At first the Vatican spokesman, Matteo Bruni, said the website was having technical difficulties and undergoing maintenance, the Daily Beast reported. But late on Wednesday he admitted the problem was less mundane than that, saying, “Technical investigations are ongoing due to abnormal attempts to access the site.”
Bruni may have been referring to a “distributed denial-of-service” attack, where hackers overwhelm web servers with traffic, causing them to crash.
On Thursday morning, the website’s homepage loaded, but many secondary pages returned “404 Not Found.” It isn’t clear if that was an issue prior to the hack.
The Vatican hasn’t released any more information on the incident, and the Daily Beast reports that it is not expected to.

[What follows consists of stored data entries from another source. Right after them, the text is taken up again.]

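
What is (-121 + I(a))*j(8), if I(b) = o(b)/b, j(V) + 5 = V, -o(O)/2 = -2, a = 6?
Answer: -361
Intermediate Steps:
o(O) = 4 (o(O) = -2*(-2) = 4)
j(V) = -5 + V
I(b) = 4/b
(-121 + I(a))*j(8) = (-121 + 4/6)*(-5 + 8) = (-121 + 4*(⅙))*3 = (-121 + ⅔)*3 = -361/3*3 = -361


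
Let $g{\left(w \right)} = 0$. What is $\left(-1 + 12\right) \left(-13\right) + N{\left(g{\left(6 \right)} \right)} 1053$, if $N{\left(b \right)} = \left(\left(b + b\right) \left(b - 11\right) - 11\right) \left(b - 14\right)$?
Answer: $162019$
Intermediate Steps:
$N{\left(b \right)} = \left(-14 + b\right) \left(-11 + 2 b \left(-11 + b\right)\right)$ ($N{\left(b \right)} = \left(2 b \left(-11 + b\right) - 11\right) \left(-14 + b\right) = \left(-11 + 2 b \left(-11 + b\right)\right) \left(-14 + b\right) = \left(-14 + b\right) \left(-11 + 2 b \left(-11 + b\right)\right)$)
$\left(-1 + 12\right) \left(-13\right) + N{\left(g{\left(6 \right)} \right)} 1053 = \left(-1 + 12\right) \left(-13\right) + \left(154 - 50 \cdot 0^{2} + 2 \cdot 0^{3} + 297 \cdot 0\right) 1053 = 11 \left(-13\right) + \left(154 - 0 + 2 \cdot 0 + 0\right) 1053 = -143 + \left(154 + 0 + 0 + 0\right) 1053 = -143 + 154 \cdot 1053 = -143 + 162162 = 162019$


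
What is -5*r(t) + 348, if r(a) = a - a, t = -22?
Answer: 348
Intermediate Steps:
r(a) = 0
-5*r(t) + 348 = -5*0 + 348 = 0 + 348 = 348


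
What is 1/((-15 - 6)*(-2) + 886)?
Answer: 1/928 ≈ 0.0010776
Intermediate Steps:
1/((-15 - 6)*(-2) + 886) = 1/(-21*(-2) + 886) = 1/(42 + 886) = 1/928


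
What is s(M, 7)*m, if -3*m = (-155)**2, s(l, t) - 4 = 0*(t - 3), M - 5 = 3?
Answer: -96100/3 ≈ -32033.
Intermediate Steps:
M = 8 (M = 5 + 3 = 8)
s(l, t) = 4 (s(l, t) = 4 + 0*(t - 3) = 4 + 0*(-3 + t) = 4 + 0 = 4)
m = -24025/3 (m = -1/3*(-155)**2 = -1/3*24025 = -24025/3 ≈ -8008.3)
s(M, 7)*m = 4*(-24025/3) = -96100/3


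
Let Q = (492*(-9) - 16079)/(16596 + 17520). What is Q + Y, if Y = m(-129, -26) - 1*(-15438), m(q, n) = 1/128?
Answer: 16853202161/1091712 ≈ 15437.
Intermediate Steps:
m(q, n) = 1/128
Y = 1976065/128 (Y = 1/128 - 1*(-15438) = 1/128 + 15438 = 1976065/128 ≈ 15438.)
Q = -20507/34116 (Q = (-4428 - 16079)/34116 = -20507*1/34116 = -20507/34116 ≈ -0.60110)
Q + Y = -20507/34116 + 1976065/128 = 16853202161/1091712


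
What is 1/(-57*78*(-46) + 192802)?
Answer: 1/397318 ≈ 2.5169e-6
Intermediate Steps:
1/(-57*78*(-46) + 192802) = 1/(-4446*(-46) + 192802) = 1/(204516 + 192802) = 1/397318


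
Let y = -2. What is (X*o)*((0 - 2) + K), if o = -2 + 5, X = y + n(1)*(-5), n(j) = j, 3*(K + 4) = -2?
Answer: 140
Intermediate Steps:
K = -14/3 (K = -4 + (1/3)*(-2) = -4 - 2/3 = -14/3 ≈ -4.6667)
X = -7 (X = -2 + 1*(-5) = -2 - 5 = -7)
o = 3
(X*o)*((0 - 2) + K) = (-7*3)*((0 - 2) - 14/3) = -21*(-2 - 14/3) = -21*(-20/3) = 140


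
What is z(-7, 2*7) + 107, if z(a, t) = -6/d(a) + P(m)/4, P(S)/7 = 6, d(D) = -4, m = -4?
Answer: 119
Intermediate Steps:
P(S) = 42 (P(S) = 7*6 = 42)
z(a, t) = 12 (z(a, t) = -6/(-4) + 42/4 = -6*(-1/4) + 42*(1/4) = 3/2 + 21/2 = 12)
z(-7, 2*7) + 107 = 12 + 107 = 119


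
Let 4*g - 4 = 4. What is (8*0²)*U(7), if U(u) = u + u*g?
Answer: 0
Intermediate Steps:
g = 2 (g = 1 + (¼)*4 = 1 + 1 = 2)
U(u) = 3*u (U(u) = u + u*2 = u + 2*u = 3*u)
(8*0²)*U(7) = (8*0²)*(3*7) = (8*0)*21 = 0*21 = 0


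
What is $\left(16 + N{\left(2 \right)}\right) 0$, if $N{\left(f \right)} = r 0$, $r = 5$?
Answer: $0$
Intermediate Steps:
$N{\left(f \right)} = 0$ ($N{\left(f \right)} = 5 \cdot 0 = 0$)
$\left(16 + N{\left(2 \right)}\right) 0 = \left(16 + 0\right) 0 = 16 \cdot 0 = 0$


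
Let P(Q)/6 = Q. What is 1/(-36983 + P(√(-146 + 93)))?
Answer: -36983/1367744197 - 6*I*√53/1367744197 ≈ -2.7039e-5 - 3.1936e-8*I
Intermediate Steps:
P(Q) = 6*Q
1/(-36983 + P(√(-146 + 93))) = 1/(-36983 + 6*√(-146 + 93)) = 1/(-36983 + 6*√(-53)) = 1/(-36983 + 6*(I*√53)) = 1/(-36983 + 6*I*√53)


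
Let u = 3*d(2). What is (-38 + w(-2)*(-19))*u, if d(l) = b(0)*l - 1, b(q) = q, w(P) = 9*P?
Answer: -912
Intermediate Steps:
d(l) = -1 (d(l) = 0*l - 1 = 0 - 1 = -1)
u = -3 (u = 3*(-1) = -3)
(-38 + w(-2)*(-19))*u = (-38 + (9*(-2))*(-19))*(-3) = (-38 - 18*(-19))*(-3) = (-38 + 342)*(-3) = 304*(-3) = -912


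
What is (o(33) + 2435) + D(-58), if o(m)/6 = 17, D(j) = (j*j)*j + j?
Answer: -192633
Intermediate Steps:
D(j) = j + j**3 (D(j) = j**2*j + j = j**3 + j = j + j**3)
o(m) = 102 (o(m) = 6*17 = 102)
(o(33) + 2435) + D(-58) = (102 + 2435) + (-58 + (-58)**3) = 2537 + (-58 - 195112) = 2537 - 195170 = -192633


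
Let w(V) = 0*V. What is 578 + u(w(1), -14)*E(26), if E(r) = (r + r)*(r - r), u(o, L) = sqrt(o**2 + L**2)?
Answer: 578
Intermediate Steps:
w(V) = 0
u(o, L) = sqrt(L**2 + o**2)
E(r) = 0 (E(r) = (2*r)*0 = 0)
578 + u(w(1), -14)*E(26) = 578 + sqrt((-14)**2 + 0**2)*0 = 578 + sqrt(196 + 0)*0 = 578 + sqrt(196)*0 = 578 + 14*0 = 578 + 0 = 578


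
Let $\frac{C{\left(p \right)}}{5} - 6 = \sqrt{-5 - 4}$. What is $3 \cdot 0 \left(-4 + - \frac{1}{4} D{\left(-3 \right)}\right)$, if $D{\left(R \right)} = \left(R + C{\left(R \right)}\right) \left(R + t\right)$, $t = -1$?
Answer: $0$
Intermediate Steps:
$C{\left(p \right)} = 30 + 15 i$ ($C{\left(p \right)} = 30 + 5 \sqrt{-5 - 4} = 30 + 5 \sqrt{-9} = 30 + 5 \cdot 3 i = 30 + 15 i$)
$D{\left(R \right)} = \left(-1 + R\right) \left(30 + R + 15 i\right)$ ($D{\left(R \right)} = \left(R + \left(30 + 15 i\right)\right) \left(R - 1\right) = \left(30 + R + 15 i\right) \left(-1 + R\right) = \left(-1 + R\right) \left(30 + R + 15 i\right)$)
$3 \cdot 0 \left(-4 + - \frac{1}{4} D{\left(-3 \right)}\right) = 3 \cdot 0 \left(-4 + - \frac{1}{4} \left(-30 + \left(-3\right)^{2} - 15 i - 3 \left(29 + 15 i\right)\right)\right) = 0 \left(-4 + \left(-1\right) \frac{1}{4} \left(-30 + 9 - 15 i - \left(87 + 45 i\right)\right)\right) = 0 \left(-4 - \frac{-108 - 60 i}{4}\right) = 0 \left(-4 + \left(27 + 15 i\right)\right) = 0 \left(23 + 15 i\right) = 0$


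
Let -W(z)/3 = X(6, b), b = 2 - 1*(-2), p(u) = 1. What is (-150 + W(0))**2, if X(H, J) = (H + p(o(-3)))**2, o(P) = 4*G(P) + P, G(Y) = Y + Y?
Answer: 88209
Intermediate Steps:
G(Y) = 2*Y
o(P) = 9*P (o(P) = 4*(2*P) + P = 8*P + P = 9*P)
b = 4 (b = 2 + 2 = 4)
X(H, J) = (1 + H)**2 (X(H, J) = (H + 1)**2 = (1 + H)**2)
W(z) = -147 (W(z) = -3*(1 + 6)**2 = -3*7**2 = -3*49 = -147)
(-150 + W(0))**2 = (-150 - 147)**2 = (-297)**2 = 88209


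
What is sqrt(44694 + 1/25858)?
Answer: sqrt(29884024739674)/25858 ≈ 211.41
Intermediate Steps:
sqrt(44694 + 1/25858) = sqrt(1155697453/25858) = sqrt(29884024739674)/25858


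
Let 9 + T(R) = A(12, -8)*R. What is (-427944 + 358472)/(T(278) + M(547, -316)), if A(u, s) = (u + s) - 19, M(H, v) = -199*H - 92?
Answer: 17368/28281 ≈ 0.61412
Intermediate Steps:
M(H, v) = -92 - 199*H
A(u, s) = -19 + s + u (A(u, s) = (s + u) - 19 = -19 + s + u)
T(R) = -9 - 15*R (T(R) = -9 + (-19 - 8 + 12)*R = -9 - 15*R)
(-427944 + 358472)/(T(278) + M(547, -316)) = (-427944 + 358472)/((-9 - 15*278) + (-92 - 199*547)) = -69472/((-9 - 4170) + (-92 - 108853)) = -69472/(-4179 - 108945) = -69472/(-113124) = -69472*(-1/113124) = 17368/28281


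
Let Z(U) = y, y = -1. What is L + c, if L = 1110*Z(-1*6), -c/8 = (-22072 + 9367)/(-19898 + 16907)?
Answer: -1140550/997 ≈ -1144.0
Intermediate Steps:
Z(U) = -1
c = -33880/997 (c = -8*(-22072 + 9367)/(-19898 + 16907) = -(-101640)/(-2991) = -(-101640)*(-1)/2991 = -8*4235/997 = -33880/997 ≈ -33.982)
L = -1110 (L = 1110*(-1) = -1110)
L + c = -1110 - 33880/997 = -1140550/997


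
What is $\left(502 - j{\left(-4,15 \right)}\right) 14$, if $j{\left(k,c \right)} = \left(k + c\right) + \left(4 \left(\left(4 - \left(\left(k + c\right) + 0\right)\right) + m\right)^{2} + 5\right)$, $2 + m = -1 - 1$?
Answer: $28$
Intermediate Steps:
$m = -4$ ($m = -2 - 2 = -4$)
$j{\left(k,c \right)} = 5 + c + k + 4 \left(- c - k\right)^{2}$ ($j{\left(k,c \right)} = \left(k + c\right) + \left(4 \left(\left(4 - \left(\left(k + c\right) + 0\right)\right) - 4\right)^{2} + 5\right) = \left(c + k\right) + \left(4 \left(\left(4 - \left(\left(c + k\right) + 0\right)\right) - 4\right)^{2} + 5\right) = \left(c + k\right) + \left(4 \left(\left(4 - \left(c + k\right)\right) - 4\right)^{2} + 5\right) = \left(c + k\right) + \left(4 \left(\left(4 - c - k\right) - 4\right)^{2} + 5\right) = \left(c + k\right) + \left(4 \left(- c - k\right)^{2} + 5\right) = \left(c + k\right) + \left(5 + 4 \left(- c - k\right)^{2}\right) = 5 + c + k + 4 \left(- c - k\right)^{2}$)
$\left(502 - j{\left(-4,15 \right)}\right) 14 = \left(502 - \left(5 + 15 - 4 + 4 \left(15 - 4\right)^{2}\right)\right) 14 = \left(502 - \left(5 + 15 - 4 + 4 \cdot 11^{2}\right)\right) 14 = \left(502 - \left(5 + 15 - 4 + 4 \cdot 121\right)\right) 14 = \left(502 - \left(5 + 15 - 4 + 484\right)\right) 14 = \left(502 - 500\right) 14 = 2 \cdot 14 = 28$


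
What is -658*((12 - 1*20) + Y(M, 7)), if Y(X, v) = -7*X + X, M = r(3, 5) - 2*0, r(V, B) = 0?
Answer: 5264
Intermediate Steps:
M = 0 (M = 0 - 2*0 = 0 + 0 = 0)
Y(X, v) = -6*X
-658*((12 - 1*20) + Y(M, 7)) = -658*((12 - 1*20) - 6*0) = -658*((12 - 20) + 0) = -658*(-8 + 0) = -658*(-8) = 5264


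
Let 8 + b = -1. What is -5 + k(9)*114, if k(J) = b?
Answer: -1031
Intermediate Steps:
b = -9 (b = -8 - 1 = -9)
k(J) = -9
-5 + k(9)*114 = -5 - 9*114 = -5 - 1026 = -1031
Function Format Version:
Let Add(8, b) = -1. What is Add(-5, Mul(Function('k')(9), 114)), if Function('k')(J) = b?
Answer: -1031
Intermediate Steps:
b = -9 (b = Add(-8, -1) = -9)
Function('k')(J) = -9
Add(-5, Mul(Function('k')(9), 114)) = Add(-5, Mul(-9, 114)) = Add(-5, -1026) = -1031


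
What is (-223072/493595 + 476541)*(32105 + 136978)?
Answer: 39771370474728309/493595 ≈ 8.0575e+10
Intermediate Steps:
(-223072/493595 + 476541)*(32105 + 136978) = (-223072*1/493595 + 476541)*169083 = (-223072/493595 + 476541)*169083 = (235218031823/493595)*169083 = 39771370474728309/493595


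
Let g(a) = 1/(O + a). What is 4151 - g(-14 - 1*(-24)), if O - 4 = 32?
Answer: 190945/46 ≈ 4151.0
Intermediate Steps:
O = 36 (O = 4 + 32 = 36)
g(a) = 1/(36 + a)
4151 - g(-14 - 1*(-24)) = 4151 - 1/(36 + (-14 - 1*(-24))) = 4151 - 1/(36 + (-14 + 24)) = 4151 - 1/(36 + 10) = 4151 - 1/46 = 190945/46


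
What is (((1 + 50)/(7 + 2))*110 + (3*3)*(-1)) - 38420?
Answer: -113417/3 ≈ -37806.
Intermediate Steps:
(((1 + 50)/(7 + 2))*110 + (3*3)*(-1)) - 38420 = ((51/9)*110 + 9*(-1)) - 38420 = ((51*(⅑))*110 - 9) - 38420 = ((17/3)*110 - 9) - 38420 = (1870/3 - 9) - 38420 = 1843/3 - 38420 = -113417/3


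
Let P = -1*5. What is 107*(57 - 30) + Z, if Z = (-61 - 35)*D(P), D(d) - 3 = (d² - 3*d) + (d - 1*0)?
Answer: -759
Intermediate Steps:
P = -5
D(d) = 3 + d² - 2*d (D(d) = 3 + ((d² - 3*d) + (d - 1*0)) = 3 + ((d² - 3*d) + (d + 0)) = 3 + ((d² - 3*d) + d) = 3 + (d² - 2*d) = 3 + d² - 2*d)
Z = -3648 (Z = (-61 - 35)*(3 + (-5)² - 2*(-5)) = -96*(3 + 25 + 10) = -96*38 = -3648)
107*(57 - 30) + Z = 107*(57 - 30) - 3648 = 107*27 - 3648 = 2889 - 3648 = -759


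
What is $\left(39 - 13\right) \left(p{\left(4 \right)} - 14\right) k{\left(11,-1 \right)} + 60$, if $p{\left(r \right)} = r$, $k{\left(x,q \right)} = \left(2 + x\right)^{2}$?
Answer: $-43880$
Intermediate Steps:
$\left(39 - 13\right) \left(p{\left(4 \right)} - 14\right) k{\left(11,-1 \right)} + 60 = \left(39 - 13\right) \left(4 - 14\right) \left(2 + 11\right)^{2} + 60 = 26 \left(-10\right) 13^{2} + 60 = \left(-260\right) 169 + 60 = -43940 + 60 = -43880$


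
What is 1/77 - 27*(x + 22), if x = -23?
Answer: 2080/77 ≈ 27.013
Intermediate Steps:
1/77 - 27*(x + 22) = 1/77 - 27*(-23 + 22) = 1/77 - 27*(-1) = 1/77 + 27 = 2080/77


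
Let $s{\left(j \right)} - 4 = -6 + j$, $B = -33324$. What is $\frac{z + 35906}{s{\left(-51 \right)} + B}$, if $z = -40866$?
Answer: $\frac{4960}{33377} \approx 0.14861$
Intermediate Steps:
$s{\left(j \right)} = -2 + j$ ($s{\left(j \right)} = 4 + \left(-6 + j\right) = -2 + j$)
$\frac{z + 35906}{s{\left(-51 \right)} + B} = \frac{-40866 + 35906}{\left(-2 - 51\right) - 33324} = - \frac{4960}{-53 - 33324} = - \frac{4960}{-33377} = \left(-4960\right) \left(- \frac{1}{33377}\right) = \frac{4960}{33377}$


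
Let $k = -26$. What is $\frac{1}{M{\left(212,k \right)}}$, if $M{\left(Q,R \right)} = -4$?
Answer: $- \frac{1}{4} \approx -0.25$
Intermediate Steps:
$\frac{1}{M{\left(212,k \right)}} = \frac{1}{-4} = - \frac{1}{4}$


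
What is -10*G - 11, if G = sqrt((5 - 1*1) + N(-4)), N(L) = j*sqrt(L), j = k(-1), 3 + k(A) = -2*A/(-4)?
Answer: -11 - 10*sqrt(4 - 7*I) ≈ -35.558 + 14.252*I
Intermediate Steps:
k(A) = -3 + A/2 (k(A) = -3 - 2*A/(-4) = -3 - 2*A*(-1/4) = -3 + A/2)
j = -7/2 (j = -3 + (1/2)*(-1) = -3 - 1/2 = -7/2 ≈ -3.5000)
N(L) = -7*sqrt(L)/2
G = sqrt(4 - 7*I) (G = sqrt((5 - 1*1) - 7*I) = sqrt((5 - 1) - 7*I) = sqrt(4 - 7*I) ≈ 2.4558 - 1.4252*I)
-10*G - 11 = -10*sqrt(4 - 7*I) - 11 = -11 - 10*sqrt(4 - 7*I)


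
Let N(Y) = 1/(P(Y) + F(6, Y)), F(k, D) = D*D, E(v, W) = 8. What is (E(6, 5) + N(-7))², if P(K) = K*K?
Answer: 616225/9604 ≈ 64.163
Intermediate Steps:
F(k, D) = D²
P(K) = K²
N(Y) = 1/(2*Y²) (N(Y) = 1/(Y² + Y²) = 1/(2*Y²))
(E(6, 5) + N(-7))² = (8 + (½)/(-7)²)² = (8 + (½)*(1/49))² = (8 + 1/98)² = (785/98)² = 616225/9604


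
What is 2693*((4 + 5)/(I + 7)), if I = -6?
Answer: 24237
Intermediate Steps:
2693*((4 + 5)/(I + 7)) = 2693*((4 + 5)/(-6 + 7)) = 2693*(9/1) = 2693*(9*1) = 2693*9 = 24237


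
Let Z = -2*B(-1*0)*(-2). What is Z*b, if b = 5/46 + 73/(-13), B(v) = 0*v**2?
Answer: 0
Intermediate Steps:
B(v) = 0
b = -3293/598 (b = 5*(1/46) + 73*(-1/13) = 5/46 - 73/13 = -3293/598 ≈ -5.5067)
Z = 0 (Z = -2*0*(-2) = 0*(-2) = 0)
Z*b = 0*(-3293/598) = 0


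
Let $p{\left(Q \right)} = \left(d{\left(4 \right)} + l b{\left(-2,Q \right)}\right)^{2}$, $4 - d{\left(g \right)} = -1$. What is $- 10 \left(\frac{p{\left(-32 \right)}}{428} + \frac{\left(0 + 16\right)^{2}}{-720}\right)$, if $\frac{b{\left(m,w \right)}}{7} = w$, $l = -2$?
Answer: $- \frac{9227557}{1926} \approx -4791.0$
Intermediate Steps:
$b{\left(m,w \right)} = 7 w$
$d{\left(g \right)} = 5$ ($d{\left(g \right)} = 4 - -1 = 4 + 1 = 5$)
$p{\left(Q \right)} = \left(5 - 14 Q\right)^{2}$ ($p{\left(Q \right)} = \left(5 - 2 \cdot 7 Q\right)^{2} = \left(5 - 14 Q\right)^{2}$)
$- 10 \left(\frac{p{\left(-32 \right)}}{428} + \frac{\left(0 + 16\right)^{2}}{-720}\right) = - 10 \left(\frac{\left(-5 + 14 \left(-32\right)\right)^{2}}{428} + \frac{\left(0 + 16\right)^{2}}{-720}\right) = - 10 \left(\left(-5 - 448\right)^{2} \cdot \frac{1}{428} + 16^{2} \left(- \frac{1}{720}\right)\right) = - 10 \left(\left(-453\right)^{2} \cdot \frac{1}{428} + 256 \left(- \frac{1}{720}\right)\right) = - 10 \left(205209 \cdot \frac{1}{428} - \frac{16}{45}\right) = - 10 \left(\frac{205209}{428} - \frac{16}{45}\right) = \left(-10\right) \frac{9227557}{19260} = - \frac{9227557}{1926}$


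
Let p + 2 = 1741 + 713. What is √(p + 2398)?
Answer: 5*√194 ≈ 69.642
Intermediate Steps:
p = 2452 (p = -2 + (1741 + 713) = -2 + 2454 = 2452)
√(p + 2398) = √(2452 + 2398) = √4850 = 5*√194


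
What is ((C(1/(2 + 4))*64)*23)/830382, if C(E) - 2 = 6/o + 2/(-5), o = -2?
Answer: -736/296565 ≈ -0.0024818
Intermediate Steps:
C(E) = -7/5 (C(E) = 2 + (6/(-2) + 2/(-5)) = 2 + (6*(-1/2) + 2*(-1/5)) = 2 + (-3 - 2/5) = 2 - 17/5 = -7/5)
((C(1/(2 + 4))*64)*23)/830382 = (-7/5*64*23)/830382 = -448/5*23*(1/830382) = -10304/5*1/830382 = -736/296565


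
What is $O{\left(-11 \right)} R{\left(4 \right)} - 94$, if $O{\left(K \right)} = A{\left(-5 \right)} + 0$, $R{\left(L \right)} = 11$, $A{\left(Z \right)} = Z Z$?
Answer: $181$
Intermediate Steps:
$A{\left(Z \right)} = Z^{2}$
$O{\left(K \right)} = 25$ ($O{\left(K \right)} = \left(-5\right)^{2} + 0 = 25 + 0 = 25$)
$O{\left(-11 \right)} R{\left(4 \right)} - 94 = 25 \cdot 11 - 94 = 275 - 94 = 181$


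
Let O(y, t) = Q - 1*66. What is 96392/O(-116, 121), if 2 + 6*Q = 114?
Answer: -144588/71 ≈ -2036.5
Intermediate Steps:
Q = 56/3 (Q = -1/3 + (1/6)*114 = -1/3 + 19 = 56/3 ≈ 18.667)
O(y, t) = -142/3 (O(y, t) = 56/3 - 1*66 = 56/3 - 66 = -142/3)
96392/O(-116, 121) = 96392/(-142/3) = 96392*(-3/142) = -144588/71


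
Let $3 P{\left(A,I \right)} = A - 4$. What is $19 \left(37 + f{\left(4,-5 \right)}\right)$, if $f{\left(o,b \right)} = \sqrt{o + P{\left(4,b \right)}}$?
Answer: $741$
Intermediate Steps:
$P{\left(A,I \right)} = - \frac{4}{3} + \frac{A}{3}$ ($P{\left(A,I \right)} = \frac{A - 4}{3} = \frac{-4 + A}{3} = - \frac{4}{3} + \frac{A}{3}$)
$f{\left(o,b \right)} = \sqrt{o}$ ($f{\left(o,b \right)} = \sqrt{o + \left(- \frac{4}{3} + \frac{1}{3} \cdot 4\right)} = \sqrt{o + \left(- \frac{4}{3} + \frac{4}{3}\right)} = \sqrt{o + 0} = \sqrt{o}$)
$19 \left(37 + f{\left(4,-5 \right)}\right) = 19 \left(37 + \sqrt{4}\right) = 19 \left(37 + 2\right) = 19 \cdot 39 = 741$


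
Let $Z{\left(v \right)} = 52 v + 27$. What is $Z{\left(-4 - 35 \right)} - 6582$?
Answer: $-8583$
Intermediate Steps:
$Z{\left(v \right)} = 27 + 52 v$
$Z{\left(-4 - 35 \right)} - 6582 = \left(27 + 52 \left(-4 - 35\right)\right) - 6582 = \left(27 + 52 \left(-39\right)\right) - 6582 = \left(27 - 2028\right) - 6582 = -2001 - 6582 = -8583$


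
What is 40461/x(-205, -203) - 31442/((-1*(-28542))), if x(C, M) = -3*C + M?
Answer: 570941879/5879652 ≈ 97.105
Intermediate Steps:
x(C, M) = M - 3*C
40461/x(-205, -203) - 31442/((-1*(-28542))) = 40461/(-203 - 3*(-205)) - 31442/((-1*(-28542))) = 40461/(-203 + 615) - 31442/28542 = 40461/412 - 31442*1/28542 = 40461*(1/412) - 15721/14271 = 40461/412 - 15721/14271 = 570941879/5879652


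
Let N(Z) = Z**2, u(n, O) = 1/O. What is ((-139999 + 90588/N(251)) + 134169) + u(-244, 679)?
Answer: -249332296317/42777679 ≈ -5828.6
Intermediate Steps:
((-139999 + 90588/N(251)) + 134169) + u(-244, 679) = ((-139999 + 90588/(251**2)) + 134169) + 1/679 = ((-139999 + 90588/63001) + 134169) + 1/679 = (-8819986411/63001 + 134169) + 1/679 = -367205242/63001 + 1/679 = -249332296317/42777679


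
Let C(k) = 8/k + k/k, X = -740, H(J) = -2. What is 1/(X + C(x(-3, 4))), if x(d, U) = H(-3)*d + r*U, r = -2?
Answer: -1/743 ≈ -0.0013459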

But Pope Francis and the Catholic administration have in recent days poked against both Russia and China, the latter of which has hacked the Vatican before.
Russian officials hit back at Francis this week after he gave an interview speculating on which ethnic groups in Russia’s military were the “cruelest.” Russian lawmaker Konstantin Kosachev called the statement “an enormous mistake” and “totally unacceptable in today’s world,” according to the Daily Beast.
And last week, the Holy See — the Vatican-based worldwide Catholic administration — refused to acknowledge a new bishop appointed in China. The bishop had apparently been installed without the Holy See’s approval, violating a deal it had struck with China outlining the Catholic Church’s status there.
Just before that deal was renegotiated in 2020, researchers caught Chinese hackers breaching the Vatican and an affiliated group key to the talks, the New York Times reported.
Another recent attack on the Vatican came in 2015, when Turkish hackers opposed Francis referring to Turkey’s Armenian genocide. And in 2012, the activist hacker group Anonymous took the website down in a distributed denial-of-service attack, citing multiple grievances against the Church.